Nel 2011 Pelosi pubblicò la sua autobiografia in cui scelse di raccontare un’ulteriore verità: scrisse di aver frequentato Pasolini nei tre mesi prima della morte, durante i quali furono rubate le pellicole di Salò o le 120 giornate di Sodoma, a carico, secondo il Pelosi, dei fratelli Borsellino (già morti all’epoca della dichiarazione). Quella sera, come mediatore della trattativa, il ragazzo avrebbe dovuto accompagnare Pasolini dai ladri delle bobine del film. Per mancanza di prove, una nuova inchiesta, durata dal 2010 al 2015, fu archiviata da parte della Procura della Repubblica. Giuseppe “Pino” Pelosi morì nel 2017, affetto da un tumore ai polmoni.

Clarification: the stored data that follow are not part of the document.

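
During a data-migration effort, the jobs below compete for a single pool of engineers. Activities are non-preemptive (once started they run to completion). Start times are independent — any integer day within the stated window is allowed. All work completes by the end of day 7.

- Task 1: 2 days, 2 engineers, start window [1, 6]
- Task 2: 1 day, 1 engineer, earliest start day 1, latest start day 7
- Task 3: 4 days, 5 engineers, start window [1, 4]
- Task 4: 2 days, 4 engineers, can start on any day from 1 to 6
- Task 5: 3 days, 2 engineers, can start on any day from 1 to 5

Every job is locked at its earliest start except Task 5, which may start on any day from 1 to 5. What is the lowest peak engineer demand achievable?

12

Task 5@1: d1:14  d2:13  d3:7  d4:5  d5:0  d6:0  d7:0 → peak 14
Task 5@2: d1:12  d2:13  d3:7  d4:7  d5:0  d6:0  d7:0 → peak 13
Task 5@3: d1:12  d2:11  d3:7  d4:7  d5:2  d6:0  d7:0 → peak 12
Task 5@4: d1:12  d2:11  d3:5  d4:7  d5:2  d6:2  d7:0 → peak 12
Task 5@5: d1:12  d2:11  d3:5  d4:5  d5:2  d6:2  d7:2 → peak 12
Best is Task 5@3, peak 12.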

Qual è la verità? Non lo sapremo mai.
«Abbiamo perso prima di tutto un poeta. E poeti non ce ne sono tanti nel mondo […] Quando sarà finito questo secolo, Pasolini sarà tra i pochissimi che conteranno come poeta», come disse Alberto Moravia ai funerali romani del regista. Ma in mezzo a tutto questo oceano di mistero e degenerazione, il grido di Pier Paolo Pasolini, seppur decadente, rimarrà per sempre immortale.